From a Clinical Pharmacist – I called a patient for her first cycle of an eight-week course treatment for her Hep C. She had several complaints around side effects, including headaches and insomnia. We reviewed mitigation strategies, and she appreciated the advice. Two weeks later, her Patient Care Coordinator sent us a notification that the patient reported she was still struggling with side effects during his refill call with her.
During our second call, she shared that she’s having dietary changes as well as significant fatigue. She also mentioned feeling like she doesn’t want to do anything, talk to anyone, or even clean up the house. She complained that she couldn’t make her intricate Syrian dishes of grape leaves & kibbeh, and we bonded over our shared background and my love for those foods. Lastly, we discussed mitigation strategies again, and I let her know I would call back a couple of days to see if the plan we discussed was working.
On our third call, I became concerned as the patient showed symptoms of depression, so we agreed to increase our check-ins to about once a week. During our fourth call, I attempted to complete a patient health questionnaire with her, but she denied changes to her mood and felt her side effects were the cause of her low mood, not the other way around. We discussed her social support, including her daughter, her granddaughters, and the daughter’s mother-in-law, who were all very supportive and encouraging. Despite this, I sensed that she needed more support, and when I offered to have weekly check-in calls with her, she was very appreciative and grateful.
During the next few calls, she reported several side effects that would surface/resolve, and I would counsel on ways to alleviate these side effects. A majority of our calls were focused on emotional support as she would often say that she doesn’t feel like she wants to talk to anyone, leave the house, or see anyone. We spent about 15-20 minutes during each call talking about her energy, what dishes she was able to make and which she is struggling to make, what side effects have come up, which have resolved, etc., and I would respond with counseling, empathy, and encouragement.

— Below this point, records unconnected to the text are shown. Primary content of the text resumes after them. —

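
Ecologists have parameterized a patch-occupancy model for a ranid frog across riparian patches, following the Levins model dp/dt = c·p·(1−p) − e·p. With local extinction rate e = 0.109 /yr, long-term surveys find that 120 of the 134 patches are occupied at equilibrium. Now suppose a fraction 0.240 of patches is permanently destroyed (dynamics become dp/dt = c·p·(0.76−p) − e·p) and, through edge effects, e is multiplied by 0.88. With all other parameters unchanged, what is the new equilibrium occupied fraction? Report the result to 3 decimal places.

0.668

Observed p* = 120/134 = 0.89552.
Balance c(1−p*) = e gives c = e/(1 − 0.89552) = 0.109/0.10448 = 1.04326.
New p* = 0.76 − e/c = 0.76 − 0.09592/1.04326 = 0.66806.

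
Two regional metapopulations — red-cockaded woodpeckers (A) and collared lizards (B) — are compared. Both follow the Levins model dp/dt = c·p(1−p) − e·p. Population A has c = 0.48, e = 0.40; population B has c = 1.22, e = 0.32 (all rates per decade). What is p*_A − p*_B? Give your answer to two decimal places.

-0.57

A: p*_A = 1 − 0.40/0.48 = 0.1667.
B: p*_B = 1 − 0.32/1.22 = 0.7377.
p*_A − p*_B = 0.1667 − 0.7377 = -0.5710.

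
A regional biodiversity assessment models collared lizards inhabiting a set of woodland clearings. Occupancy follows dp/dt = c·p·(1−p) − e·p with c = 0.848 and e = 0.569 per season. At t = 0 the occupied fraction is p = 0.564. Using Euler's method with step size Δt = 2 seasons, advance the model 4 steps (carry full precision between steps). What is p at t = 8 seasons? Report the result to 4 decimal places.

0.3298

Update rule: p ← p + [c·p·(1−p) − e·p]·Δt with Δt = 2.
p: 0.56400 → 0.33922  (Δp = -0.22478)
p: 0.33922 → 0.33335  (Δp = -0.00588)
p: 0.33335 → 0.33089  (Δp = -0.00245)
p: 0.33089 → 0.32984  (Δp = -0.00106)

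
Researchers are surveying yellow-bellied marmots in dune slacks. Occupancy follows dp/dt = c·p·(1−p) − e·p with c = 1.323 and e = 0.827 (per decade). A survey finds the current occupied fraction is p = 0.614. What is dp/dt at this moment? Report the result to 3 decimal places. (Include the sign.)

-0.194

Colonization term: c·p·(1−p) = 1.323×0.614×0.3860 = 0.31356.
Extinction term: e·p = 0.50778.
dp/dt = 0.31356 − 0.50778 = -0.19422.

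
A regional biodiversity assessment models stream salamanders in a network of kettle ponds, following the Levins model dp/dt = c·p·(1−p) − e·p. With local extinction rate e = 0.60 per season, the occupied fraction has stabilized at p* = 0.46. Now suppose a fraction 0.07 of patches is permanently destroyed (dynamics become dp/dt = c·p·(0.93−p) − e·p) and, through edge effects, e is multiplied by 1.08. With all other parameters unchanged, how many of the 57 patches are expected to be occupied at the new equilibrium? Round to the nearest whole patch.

Balance c(1−p*) = e gives c = e/(1 − 0.46000) = 0.60/0.54000 = 1.11111.
New p* = 0.93 − e/c = 0.93 − 0.64800/1.11111 = 0.34680.
Expected occupied = 57 × 0.34680 = 19.77 ≈ 20.

20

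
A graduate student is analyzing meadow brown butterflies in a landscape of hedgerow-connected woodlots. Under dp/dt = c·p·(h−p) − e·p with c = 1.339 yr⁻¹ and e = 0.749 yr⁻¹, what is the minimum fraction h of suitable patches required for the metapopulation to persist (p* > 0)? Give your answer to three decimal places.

0.559

p* = h − e/c is positive only when h > e/c.
h_min = e/c = 0.749/1.339 = 0.5594.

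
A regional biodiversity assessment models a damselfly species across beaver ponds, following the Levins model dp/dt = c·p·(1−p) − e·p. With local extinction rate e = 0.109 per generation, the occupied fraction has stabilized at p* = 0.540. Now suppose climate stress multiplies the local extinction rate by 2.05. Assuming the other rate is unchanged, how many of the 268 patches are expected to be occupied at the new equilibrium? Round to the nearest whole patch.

15

Balance c(1−p*) = e gives c = e/(1 − 0.54000) = 0.109/0.46000 = 0.23696.
New p* = 1 − e/c = 1 − 0.22345/0.23696 = 0.05701.
Expected occupied = 268 × 0.05701 = 15.28 ≈ 15.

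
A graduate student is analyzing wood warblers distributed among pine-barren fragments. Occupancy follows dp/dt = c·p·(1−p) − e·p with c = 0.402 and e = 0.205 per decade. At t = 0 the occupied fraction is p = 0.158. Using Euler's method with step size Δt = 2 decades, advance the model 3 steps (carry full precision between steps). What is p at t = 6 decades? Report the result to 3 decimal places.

Update rule: p ← p + [c·p·(1−p) − e·p]·Δt with Δt = 2.
t = 2: p = 0.15800 + (+0.04218) = 0.20018
t = 4: p = 0.20018 + (+0.04665) = 0.24683
t = 6: p = 0.24683 + (+0.04827) = 0.29510

0.295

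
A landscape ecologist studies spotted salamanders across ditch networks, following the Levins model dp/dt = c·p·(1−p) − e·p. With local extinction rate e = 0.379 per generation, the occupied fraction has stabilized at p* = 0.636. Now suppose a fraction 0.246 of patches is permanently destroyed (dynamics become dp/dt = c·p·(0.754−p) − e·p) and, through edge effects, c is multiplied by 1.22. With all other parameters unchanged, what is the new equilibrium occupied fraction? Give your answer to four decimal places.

0.4556

Balance c(1−p*) = e gives c = e/(1 − 0.63600) = 0.379/0.36400 = 1.04121.
New p* = 0.754 − e/c = 0.754 − 0.37900/1.27028 = 0.45564.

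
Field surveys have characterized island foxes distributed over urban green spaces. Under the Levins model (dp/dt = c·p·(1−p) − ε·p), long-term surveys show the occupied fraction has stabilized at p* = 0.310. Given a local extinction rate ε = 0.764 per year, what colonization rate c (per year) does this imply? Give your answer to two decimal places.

1.11

At equilibrium c(1−p*) = ε, so c = ε/(1−p*).
c = 0.764/(1 − 0.310) = 0.764/0.6900 = 1.1072.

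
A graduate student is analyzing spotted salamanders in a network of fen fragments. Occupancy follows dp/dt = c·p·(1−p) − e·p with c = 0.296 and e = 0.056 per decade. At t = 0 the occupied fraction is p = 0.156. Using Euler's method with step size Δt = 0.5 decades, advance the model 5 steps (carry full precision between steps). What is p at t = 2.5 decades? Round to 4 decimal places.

0.2424

Update rule: p ← p + [c·p·(1−p) − e·p]·Δt with Δt = 0.5.
step 1: Δp = +0.01512, p = 0.17112
step 2: Δp = +0.01620, p = 0.18732
step 3: Δp = +0.01729, p = 0.20460
step 4: Δp = +0.01836, p = 0.22296
step 5: Δp = +0.01940, p = 0.24236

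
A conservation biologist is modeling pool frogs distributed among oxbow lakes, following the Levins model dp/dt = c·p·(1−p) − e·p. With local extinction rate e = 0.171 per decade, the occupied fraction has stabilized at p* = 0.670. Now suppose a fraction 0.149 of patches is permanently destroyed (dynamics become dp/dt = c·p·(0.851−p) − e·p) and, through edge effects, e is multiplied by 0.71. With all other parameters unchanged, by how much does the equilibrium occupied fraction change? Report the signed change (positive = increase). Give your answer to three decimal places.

Balance c(1−p*) = e gives c = e/(1 − 0.67000) = 0.171/0.33000 = 0.51818.
New p* = 0.851 − e/c = 0.851 − 0.12141/0.51818 = 0.61670.
Δp* = 0.61670 − 0.67000 = -0.05330.

-0.053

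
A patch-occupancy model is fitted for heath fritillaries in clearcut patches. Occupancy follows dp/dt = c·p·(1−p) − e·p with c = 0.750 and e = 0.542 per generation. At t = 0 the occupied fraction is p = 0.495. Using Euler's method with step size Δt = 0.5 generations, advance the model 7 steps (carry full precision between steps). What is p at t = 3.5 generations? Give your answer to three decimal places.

Update rule: p ← p + [c·p·(1−p) − e·p]·Δt with Δt = 0.5.
  1  |  dp/dt·Δt = -0.040404  |  p_1 = 0.454596
  2  |  dp/dt·Δt = -0.030218  |  p_2 = 0.424377
  3  |  dp/dt·Δt = -0.023401  |  p_3 = 0.400976
  4  |  dp/dt·Δt = -0.018592  |  p_4 = 0.382385
  5  |  dp/dt·Δt = -0.015064  |  p_5 = 0.367321
  6  |  dp/dt·Δt = -0.012395  |  p_6 = 0.354926
  7  |  dp/dt·Δt = -0.010327  |  p_7 = 0.344598

0.345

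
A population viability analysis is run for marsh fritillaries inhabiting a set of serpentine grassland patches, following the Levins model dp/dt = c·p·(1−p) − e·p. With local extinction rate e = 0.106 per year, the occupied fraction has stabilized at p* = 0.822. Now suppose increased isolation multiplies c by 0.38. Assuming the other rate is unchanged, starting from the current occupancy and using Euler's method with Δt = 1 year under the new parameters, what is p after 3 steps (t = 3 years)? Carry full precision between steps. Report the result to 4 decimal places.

0.6948

Balance c(1−p*) = e gives c = e/(1 − 0.82200) = 0.106/0.17800 = 0.59551.
Starting from p₀ = 0.82200; update p ← p + (dp/dt)·Δt with the new parameters.
p: 0.82200 → 0.76798  (Δp = -0.05402)
p: 0.76798 → 0.72689  (Δp = -0.04108)
p: 0.72689 → 0.69477  (Δp = -0.03213)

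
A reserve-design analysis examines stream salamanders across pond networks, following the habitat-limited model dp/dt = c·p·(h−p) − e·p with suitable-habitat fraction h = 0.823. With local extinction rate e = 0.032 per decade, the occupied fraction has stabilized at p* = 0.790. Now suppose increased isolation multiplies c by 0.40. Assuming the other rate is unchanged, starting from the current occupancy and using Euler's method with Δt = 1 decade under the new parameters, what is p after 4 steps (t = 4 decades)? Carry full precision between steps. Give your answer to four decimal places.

Balance c(h−p*) = e gives c = e/(0.823 − 0.79000) = 0.032/0.03300 = 0.96970.
Starting from p₀ = 0.79000; update p ← p + (dp/dt)·Δt with the new parameters.
  1  |  dp/dt·Δt = -0.015168  |  p_1 = 0.774832
  2  |  dp/dt·Δt = -0.010318  |  p_2 = 0.764514
  3  |  dp/dt·Δt = -0.007121  |  p_3 = 0.757393
  4  |  dp/dt·Δt = -0.004963  |  p_4 = 0.752430

0.7524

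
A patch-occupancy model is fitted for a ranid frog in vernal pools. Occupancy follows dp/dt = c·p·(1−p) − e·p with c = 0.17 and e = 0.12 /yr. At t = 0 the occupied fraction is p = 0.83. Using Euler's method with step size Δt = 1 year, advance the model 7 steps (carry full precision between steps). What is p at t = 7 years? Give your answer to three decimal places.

0.525

Update rule: p ← p + [c·p·(1−p) − e·p]·Δt with Δt = 1.
t = 1: p = 0.83000 + (-0.07561) = 0.75439
t = 2: p = 0.75439 + (-0.05903) = 0.69536
t = 3: p = 0.69536 + (-0.04743) = 0.64793
t = 4: p = 0.64793 + (-0.03897) = 0.60896
t = 5: p = 0.60896 + (-0.03259) = 0.57636
t = 6: p = 0.57636 + (-0.02765) = 0.54871
t = 7: p = 0.54871 + (-0.02375) = 0.52496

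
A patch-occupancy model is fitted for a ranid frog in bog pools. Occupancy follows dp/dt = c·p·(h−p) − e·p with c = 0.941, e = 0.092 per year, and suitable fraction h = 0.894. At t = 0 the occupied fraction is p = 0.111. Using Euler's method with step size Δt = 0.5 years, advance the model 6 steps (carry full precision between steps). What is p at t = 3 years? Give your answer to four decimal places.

Update rule: p ← p + [c·p·(h−p) − e·p]·Δt with Δt = 0.5.
step 1: Δp = +0.03579, p = 0.14679
step 2: Δp = +0.04485, p = 0.19164
step 3: Δp = +0.05451, p = 0.24615
step 4: Δp = +0.06371, p = 0.30986
step 5: Δp = +0.07091, p = 0.38077
step 6: Δp = +0.07443, p = 0.45520

0.4552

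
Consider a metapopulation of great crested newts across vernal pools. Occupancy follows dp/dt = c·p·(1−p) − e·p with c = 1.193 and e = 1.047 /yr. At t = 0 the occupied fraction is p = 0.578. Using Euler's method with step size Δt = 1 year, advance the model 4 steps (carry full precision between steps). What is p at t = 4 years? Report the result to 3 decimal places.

0.177

Update rule: p ← p + [c·p·(1−p) − e·p]·Δt with Δt = 1.
p: 0.57800 → 0.26383  (Δp = -0.31417)
p: 0.26383 → 0.21931  (Δp = -0.04452)
p: 0.21931 → 0.19395  (Δp = -0.02536)
p: 0.19395 → 0.17739  (Δp = -0.01656)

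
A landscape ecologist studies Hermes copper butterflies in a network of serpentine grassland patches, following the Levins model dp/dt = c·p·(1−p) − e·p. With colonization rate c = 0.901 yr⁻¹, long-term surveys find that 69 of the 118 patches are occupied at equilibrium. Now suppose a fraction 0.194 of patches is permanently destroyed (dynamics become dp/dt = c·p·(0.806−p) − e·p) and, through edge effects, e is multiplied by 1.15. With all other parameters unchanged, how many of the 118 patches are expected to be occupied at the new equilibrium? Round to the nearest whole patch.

39

Observed p* = 69/118 = 0.58475.
Balance c(1−p*) = e gives e = 0.901×(1 − 0.58475) = 0.37414.
New p* = 0.806 − e/c = 0.806 − 0.43026/0.90100 = 0.32846.
Expected occupied = 118 × 0.32846 = 38.76 ≈ 39.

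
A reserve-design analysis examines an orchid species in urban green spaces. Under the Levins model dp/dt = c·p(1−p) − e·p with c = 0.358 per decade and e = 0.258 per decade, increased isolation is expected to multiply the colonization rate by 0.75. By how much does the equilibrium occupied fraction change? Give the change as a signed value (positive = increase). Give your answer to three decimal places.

Before: p* = 1 − 0.258/0.358 = 0.2793.
After the change, c = 0.2685, e = 0.258, so p* = 1 − 0.258/0.2685 = 0.0391.
Δp* = 0.0391 − 0.2793 = -0.2402.

-0.240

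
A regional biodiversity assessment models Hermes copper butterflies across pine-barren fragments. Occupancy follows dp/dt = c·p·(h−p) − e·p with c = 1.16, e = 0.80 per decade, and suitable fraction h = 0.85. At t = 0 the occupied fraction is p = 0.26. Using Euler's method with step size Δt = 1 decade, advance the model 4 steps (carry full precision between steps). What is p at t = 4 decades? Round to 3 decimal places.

0.190

Update rule: p ← p + [c·p·(h−p) − e·p]·Δt with Δt = 1.
p: 0.26000 → 0.22994  (Δp = -0.03006)
p: 0.22994 → 0.21138  (Δp = -0.01856)
p: 0.21138 → 0.19887  (Δp = -0.01251)
p: 0.19887 → 0.18998  (Δp = -0.00889)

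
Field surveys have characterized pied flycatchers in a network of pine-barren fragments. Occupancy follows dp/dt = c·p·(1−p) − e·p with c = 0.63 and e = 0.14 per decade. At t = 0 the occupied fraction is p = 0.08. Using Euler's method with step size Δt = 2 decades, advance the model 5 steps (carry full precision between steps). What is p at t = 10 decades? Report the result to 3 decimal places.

Update rule: p ← p + [c·p·(1−p) − e·p]·Δt with Δt = 2.
t = 2: p = 0.08000 + (+0.07034) = 0.15034
t = 4: p = 0.15034 + (+0.11885) = 0.26919
t = 6: p = 0.26919 + (+0.17250) = 0.44169
t = 8: p = 0.44169 + (+0.18704) = 0.62873
t = 10: p = 0.62873 + (+0.11807) = 0.74681

0.747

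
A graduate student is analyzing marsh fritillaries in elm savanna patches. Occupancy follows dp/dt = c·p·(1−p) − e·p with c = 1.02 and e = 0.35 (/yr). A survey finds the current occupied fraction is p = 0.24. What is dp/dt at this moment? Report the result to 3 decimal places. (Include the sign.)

0.102

Colonization term: c·p·(1−p) = 1.02×0.24×0.7600 = 0.18605.
Extinction term: e·p = 0.08400.
dp/dt = 0.18605 − 0.08400 = 0.10205.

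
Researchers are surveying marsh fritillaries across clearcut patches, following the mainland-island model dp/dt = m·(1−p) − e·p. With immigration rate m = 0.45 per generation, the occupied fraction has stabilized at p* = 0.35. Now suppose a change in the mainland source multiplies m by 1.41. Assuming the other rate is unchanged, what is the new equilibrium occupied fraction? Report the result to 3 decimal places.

Balance m(1−p*) = e·p* gives e = m(1−p*)/p* = 0.45×0.65000/0.35000 = 0.83571.
New p* = m/(m+e) = 0.63450/(0.63450+0.83571) = 0.43157.

0.432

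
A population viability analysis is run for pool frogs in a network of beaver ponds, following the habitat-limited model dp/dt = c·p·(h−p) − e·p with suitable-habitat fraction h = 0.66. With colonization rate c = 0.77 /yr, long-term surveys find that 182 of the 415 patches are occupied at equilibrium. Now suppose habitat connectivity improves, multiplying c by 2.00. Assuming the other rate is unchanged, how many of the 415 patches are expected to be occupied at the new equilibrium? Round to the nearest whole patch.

228

Observed p* = 182/415 = 0.43855.
Balance c(h−p*) = e gives e = 0.77×(0.66 − 0.43855) = 0.17052.
New p* = 0.66 − e/c = 0.66 − 0.17052/1.54000 = 0.54927.
Expected occupied = 415 × 0.54927 = 227.95 ≈ 228.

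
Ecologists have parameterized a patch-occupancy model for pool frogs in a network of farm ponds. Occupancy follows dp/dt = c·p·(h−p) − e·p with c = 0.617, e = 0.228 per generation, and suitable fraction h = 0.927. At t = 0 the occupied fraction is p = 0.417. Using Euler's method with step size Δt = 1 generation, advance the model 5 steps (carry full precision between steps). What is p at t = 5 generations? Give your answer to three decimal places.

Update rule: p ← p + [c·p·(h−p) − e·p]·Δt with Δt = 1.
p: 0.41700 → 0.45314  (Δp = +0.03614)
p: 0.45314 → 0.48231  (Δp = +0.02917)
p: 0.48231 → 0.50468  (Δp = +0.02237)
p: 0.50468 → 0.52112  (Δp = +0.01644)
p: 0.52112 → 0.53280  (Δp = +0.01169)

0.533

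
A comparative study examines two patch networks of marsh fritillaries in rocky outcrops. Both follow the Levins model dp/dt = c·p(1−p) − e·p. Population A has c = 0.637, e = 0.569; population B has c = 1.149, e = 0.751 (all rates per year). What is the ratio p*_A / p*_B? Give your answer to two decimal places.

0.31

A: p*_A = 1 − 0.569/0.637 = 0.1068.
B: p*_B = 1 − 0.751/1.149 = 0.3464.
p*_A / p*_B = 0.1068/0.3464 = 0.3082.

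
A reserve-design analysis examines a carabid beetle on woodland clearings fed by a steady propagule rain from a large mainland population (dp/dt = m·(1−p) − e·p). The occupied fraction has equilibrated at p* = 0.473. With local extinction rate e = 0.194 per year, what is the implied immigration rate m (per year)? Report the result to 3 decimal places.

0.174

At equilibrium m(1−p*) = e·p*, so m = e·p*/(1−p*).
m = 0.194 × 0.473 / 0.5270 = 0.0918/0.5270 = 0.1741.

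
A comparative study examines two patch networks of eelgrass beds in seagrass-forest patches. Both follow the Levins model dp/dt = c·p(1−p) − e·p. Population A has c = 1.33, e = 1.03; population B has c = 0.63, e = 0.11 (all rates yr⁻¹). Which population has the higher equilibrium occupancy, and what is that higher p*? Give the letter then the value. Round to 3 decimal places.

B, 0.825

A: p*_A = 1 − 1.03/1.33 = 0.2256.
B: p*_B = 1 − 0.11/0.63 = 0.8254.
B is higher at 0.8254.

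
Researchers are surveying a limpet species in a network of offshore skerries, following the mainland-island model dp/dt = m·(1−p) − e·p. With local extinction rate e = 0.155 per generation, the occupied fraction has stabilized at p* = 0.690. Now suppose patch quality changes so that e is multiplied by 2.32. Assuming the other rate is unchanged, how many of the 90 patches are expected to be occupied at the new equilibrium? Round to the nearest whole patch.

Balance m(1−p*) = e·p* gives m = e·p*/(1−p*) = 0.155×0.69000/0.31000 = 0.34500.
New p* = m/(m+e) = 0.34500/(0.34500+0.35960) = 0.48964.
Expected occupied = 90 × 0.48964 = 44.07 ≈ 44.

44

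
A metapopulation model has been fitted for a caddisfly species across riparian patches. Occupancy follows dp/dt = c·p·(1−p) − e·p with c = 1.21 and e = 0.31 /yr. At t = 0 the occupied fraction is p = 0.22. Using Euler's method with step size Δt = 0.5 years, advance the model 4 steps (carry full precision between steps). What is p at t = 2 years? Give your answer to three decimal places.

Update rule: p ← p + [c·p·(1−p) − e·p]·Δt with Δt = 0.5.
t = 0.5: p = 0.22000 + (+0.06972) = 0.28972
t = 1: p = 0.28972 + (+0.07959) = 0.36931
t = 1.5: p = 0.36931 + (+0.08367) = 0.45298
t = 2: p = 0.45298 + (+0.07970) = 0.53268

0.533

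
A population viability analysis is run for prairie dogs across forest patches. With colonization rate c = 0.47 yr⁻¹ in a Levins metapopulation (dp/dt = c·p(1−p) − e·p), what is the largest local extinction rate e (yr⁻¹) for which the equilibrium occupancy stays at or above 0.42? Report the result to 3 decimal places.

0.273

1 − e/c ≥ 0.42 ⇒ e ≤ c(1 − 0.42) = 0.47 × 0.5800.
e_max = 0.2726.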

After our eighth call, she was at week seven of treatment, her depression was at its worst point, and her hands were in significant pain that was very limiting to her ADLs, so we agreed that I would reach out to the provider and that she would schedule a visit. Thankfully, her doctor was able to see her soon after and recommended that she complete therapy and begin counseling for her depression.
We spoke after that again, and by the time we reached our tenth call together, she had completed her therapy. She still had some residual side effects, but her mood was improving slowly. She also continued to have ongoing hand pain and had no scheduled appointment with rheumatology. We agreed that we would continue to speak weekly until her residual side effects have all but resolved.
During our 14th and final call, she had improved tremendously. She was walking five miles a day, gardening, cooking, and seeing family/friends. She was so happy and counting down the days to her lab draw, but still had ongoing finger and hand pain and no appointment in Electronic Medical Chart. With this in mind I offered to reach out to the clinic, and they were able to squeeze her in a week later.
Throughout our calls, she told me how appreciative she was for my support and that she is looking forward to COVID-19 ending so that she can make one of the dishes we’ve been talking about. I was grateful that she trusted me enough to share her depressive symptoms and allow me to be apart of her support system as she pushed herself to stay on the medication despite feeling significantly limited by it.